Memphis Meats says it already is growing meat in small quantities using cells from cows, pigs and chickens. The company’s founders expect to have products ready to market in less than five years. Products will include hot dogs, sausages, burgers and meatballs. Memphis Meats said the company closing in on a $2 million seed round of venture capital funds in addition to initial accelerator funding from SOS Ventures.
“This is absolutely the future of meat,” said Uma Valeti, MD, Memphis Meats co-founder and CEO. “We plan to do to the meat industry what the car did to the horse and buggy. Cultured meat will completely replace the status quo and make raising animals to eat them simply unthinkable.”

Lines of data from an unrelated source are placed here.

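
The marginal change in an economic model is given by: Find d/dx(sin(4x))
Chain rule: d/dx[sin(u)]=cos(u)·u' where u=4x
u'=4

Answer: 4·cos(4x)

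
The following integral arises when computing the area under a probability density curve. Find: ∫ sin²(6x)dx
Using identity sin²(u) = (1 - cos(2u))/2:
∫ (1 - cos(12x))/2 dx = x/2 - sin(12x)/24+C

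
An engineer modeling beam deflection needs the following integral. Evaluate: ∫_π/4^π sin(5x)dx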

Valeti is a Mayo Clinic-trained cardiologist and an associate professor of medicine at the Univ. of Minnesota. He also is president of the Twin Cities American Heart Association. Valeti founded Memphis Meats with Nicholas Genovese, Ph.D., a stem cell biologist, and Will Clem, Ph.D., a biomedical engineer who owns a chain of barbeque restaurants in Memphis.

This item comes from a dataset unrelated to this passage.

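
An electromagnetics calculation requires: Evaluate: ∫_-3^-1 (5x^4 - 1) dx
Step 1: Find antiderivative F(x)=x^5 - x
Step 2: F(-1) - F(-3)=0 - (-240)=240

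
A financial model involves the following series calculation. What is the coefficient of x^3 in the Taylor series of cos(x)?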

Memphis Meats, along with Modern Meadow Inc. and Mosa Meat aim to become the first to bring cultured beef to consumers. Mosa Meats was co-founded by Mark Post, MD, Ph.D., chairman of physiology and vice dean of biomedical technology at Maastricht Univ., Netherlands, who organized the first public tasting of a lab-grown hamburger in 2013. Post discussed the technology during the 2015 Institute of Food Technologists meeting and exposition. Google co-founder Sergei Brin provided $330,000 to create the burger.
Memphis Meats plans to produce a calorie of meat from just three calories in inputs. The company said it takes 23 calories in feed to generate one calorie from beef. The company’s products also “will be free of antibiotics, fecal matter, pathogens, and other contaminants found in conventional meat.”